TENTURE

Prononciation : tan-tu-r'
Nature : s. f.

1Nombre de pièces de tapisserie qu'il faut pour tapisser une salle, un appartement, et qui sont ordinairement de même dessin et faites pour se servir de pendants.
Géronte : Et ma belle tapisserie qui me coûtait près de deux mille écus, qu'est-elle devenue ? - Le marquis : Nous en avons eu dix-huit cents livres ; c'est bien vendre. - Géronte : Comment, bien vendre ! une tenture comme celle-là , REGNARD , Ret. imprév. 20
Plusieurs pièces qui tapissent un appartement s'appellent une tenture ; on les tend, on les détend, on les cloue, on les décloue , VOLT. , Dict. phil. Tapissier.

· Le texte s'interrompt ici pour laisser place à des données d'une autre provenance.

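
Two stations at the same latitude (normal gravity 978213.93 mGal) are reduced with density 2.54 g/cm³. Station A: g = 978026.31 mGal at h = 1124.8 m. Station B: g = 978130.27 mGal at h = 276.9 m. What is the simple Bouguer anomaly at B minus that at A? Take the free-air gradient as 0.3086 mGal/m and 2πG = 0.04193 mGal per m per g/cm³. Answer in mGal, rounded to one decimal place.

Δg_SB(A) = 978026.31 − 978213.93 + 0.3086×1124.8 − 0.04193×2.54×1124.8 = 39.70 mGal
Δg_SB(B) = 978130.27 − 978213.93 + 0.3086×276.9 − 0.04193×2.54×276.9 = -27.70 mGal
Difference = -27.70 − (39.70) = -67.40 mGal

-67.4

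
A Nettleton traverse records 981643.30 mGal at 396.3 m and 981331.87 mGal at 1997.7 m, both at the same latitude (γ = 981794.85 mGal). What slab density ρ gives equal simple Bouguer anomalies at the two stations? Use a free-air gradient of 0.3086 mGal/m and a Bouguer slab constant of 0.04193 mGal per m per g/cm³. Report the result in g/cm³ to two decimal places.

2.72

Δg_obs = 981331.87 − 981643.30 = -311.43 mGal over Δh = 1997.7 − 396.3 = 1601.4 m
Equal Bouguer anomalies ⇒ Δg_obs + (0.3086 − 0.04193ρ)·Δh = 0
0.3086 − 0.04193ρ = −Δg_obs/Δh = 0.19447
ρ = (0.3086 − 0.19447) / 0.04193 = 2.72 g/cm³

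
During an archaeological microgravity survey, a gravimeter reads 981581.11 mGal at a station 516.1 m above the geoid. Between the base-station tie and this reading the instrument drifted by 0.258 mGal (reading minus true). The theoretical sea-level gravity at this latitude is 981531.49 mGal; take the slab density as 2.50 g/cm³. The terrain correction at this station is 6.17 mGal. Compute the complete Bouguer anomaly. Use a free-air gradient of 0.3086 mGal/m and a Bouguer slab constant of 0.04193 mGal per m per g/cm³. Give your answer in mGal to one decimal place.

Drift-corrected reading = 981581.11 − (0.258) = 981580.852 mGal
Free-air correction = 0.3086 × 516.1 = 159.27 mGal
Free-air anomaly = 981580.852 − 981531.49 + (159.27) = 208.632 mGal
Bouguer slab correction = 0.04193 × 2.50 × 516.1 = 54.10 mGal
Simple Bouguer anomaly = 208.632 − (54.10) = 154.532 mGal
Complete Bouguer anomaly = 154.532 + 6.17 = 160.702 mGal

160.7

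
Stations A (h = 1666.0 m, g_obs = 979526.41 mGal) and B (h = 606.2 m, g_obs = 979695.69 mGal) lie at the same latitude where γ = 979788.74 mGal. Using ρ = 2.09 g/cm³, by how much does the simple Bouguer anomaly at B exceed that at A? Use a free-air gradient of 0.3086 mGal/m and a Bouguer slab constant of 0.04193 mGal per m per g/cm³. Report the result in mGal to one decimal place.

-64.9

Δg_SB(A) = 979526.41 − 979788.74 + 0.3086×1666.0 − 0.04193×2.09×1666.0 = 105.80 mGal
Δg_SB(B) = 979695.69 − 979788.74 + 0.3086×606.2 − 0.04193×2.09×606.2 = 40.90 mGal
Difference = 40.90 − (105.80) = -64.90 mGal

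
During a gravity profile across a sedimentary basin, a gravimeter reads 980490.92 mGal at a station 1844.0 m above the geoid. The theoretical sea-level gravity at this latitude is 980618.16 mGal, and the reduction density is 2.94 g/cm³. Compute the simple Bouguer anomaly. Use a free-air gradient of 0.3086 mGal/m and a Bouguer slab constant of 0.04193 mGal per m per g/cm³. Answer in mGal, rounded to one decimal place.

214.5

Free-air correction = 0.3086 × 1844.0 = 569.06 mGal
Free-air anomaly = 980490.92 − 980618.16 + (569.06) = 441.82 mGal
Bouguer slab correction = 0.04193 × 2.94 × 1844.0 = 227.32 mGal
Simple Bouguer anomaly = 441.82 − (227.32) = 214.50 mGal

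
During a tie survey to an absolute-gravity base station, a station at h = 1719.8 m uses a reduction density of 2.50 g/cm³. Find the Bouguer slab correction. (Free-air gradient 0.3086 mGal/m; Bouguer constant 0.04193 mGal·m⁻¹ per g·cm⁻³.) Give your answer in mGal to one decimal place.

Bouguer slab correction = 0.04193 × 2.50 × 1719.8 = 180.3 mGal

180.3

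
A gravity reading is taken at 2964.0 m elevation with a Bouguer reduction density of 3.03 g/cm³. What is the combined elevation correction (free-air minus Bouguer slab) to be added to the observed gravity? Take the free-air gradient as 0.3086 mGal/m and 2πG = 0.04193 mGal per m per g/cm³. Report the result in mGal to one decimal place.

Combined gradient = 0.3086 − 0.04193 × 3.03 = 0.1815521 mGal/m
Combined elevation correction = 0.1815521 × 2964.0 = 538.1 mGal

538.1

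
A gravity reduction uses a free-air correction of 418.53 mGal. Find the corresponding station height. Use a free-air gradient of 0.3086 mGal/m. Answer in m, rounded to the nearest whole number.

h = 418.53 / 0.3086 = 1356.22 m

1356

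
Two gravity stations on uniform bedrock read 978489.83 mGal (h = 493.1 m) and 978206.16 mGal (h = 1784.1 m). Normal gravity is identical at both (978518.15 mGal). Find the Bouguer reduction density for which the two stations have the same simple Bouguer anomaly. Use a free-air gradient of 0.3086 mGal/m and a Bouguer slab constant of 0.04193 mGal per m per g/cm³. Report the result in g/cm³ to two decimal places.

2.12

Δg_obs = 978206.16 − 978489.83 = -283.67 mGal over Δh = 1784.1 − 493.1 = 1291.0 m
Equal Bouguer anomalies ⇒ Δg_obs + (0.3086 − 0.04193ρ)·Δh = 0
0.3086 − 0.04193ρ = −Δg_obs/Δh = 0.21973
ρ = (0.3086 − 0.21973) / 0.04193 = 2.12 g/cm³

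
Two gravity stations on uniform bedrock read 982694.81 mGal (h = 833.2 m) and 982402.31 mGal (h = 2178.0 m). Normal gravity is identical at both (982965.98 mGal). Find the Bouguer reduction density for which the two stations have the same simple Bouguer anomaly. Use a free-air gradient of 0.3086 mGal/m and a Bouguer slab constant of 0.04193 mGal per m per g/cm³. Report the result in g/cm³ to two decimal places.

Δg_obs = 982402.31 − 982694.81 = -292.50 mGal over Δh = 2178.0 − 833.2 = 1344.8 m
Equal Bouguer anomalies ⇒ Δg_obs + (0.3086 − 0.04193ρ)·Δh = 0
0.3086 − 0.04193ρ = −Δg_obs/Δh = 0.21750
ρ = (0.3086 − 0.21750) / 0.04193 = 2.17 g/cm³

2.17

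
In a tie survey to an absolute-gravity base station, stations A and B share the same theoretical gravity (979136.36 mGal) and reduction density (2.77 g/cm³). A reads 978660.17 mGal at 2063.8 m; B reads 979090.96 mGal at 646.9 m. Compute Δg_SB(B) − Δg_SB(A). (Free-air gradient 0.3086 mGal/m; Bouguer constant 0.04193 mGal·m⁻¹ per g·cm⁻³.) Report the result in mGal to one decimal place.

Δg_SB(A) = 978660.17 − 979136.36 + 0.3086×2063.8 − 0.04193×2.77×2063.8 = -79.00 mGal
Δg_SB(B) = 979090.96 − 979136.36 + 0.3086×646.9 − 0.04193×2.77×646.9 = 79.10 mGal
Difference = 79.10 − (-79.00) = 158.10 mGal

158.1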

Paris surpassa les tapis de Perse et les tentures de Flandres par ses dessins et ses teintures , RAYNAL , Hist. phil. XIX, 8 Ce mot désigne le plus souvent les pièces d'étoffe de deuil qui sont tendues, lors d'un convoi ou d'un service, dans l'intérieur et à l'éxtérieur de l'église ainsi qu'à la maison mortuaire. Fig.
On avait besoin d'effort pour ne pas trouver à redire qu'il n'y eût point de tenture et d'appareil funèbre [chez Chamillart à sa chute] , SAINT-SIMON , 237, 148
2Étoffe, cuir, papier peint, etc., servant à tapisser une chambre. Une tenture de cuir doré. Une tenture de damas. Une tenture de papiers peints. Papier-tenture. 3Action de tendre des tapisseries. Tendre 2.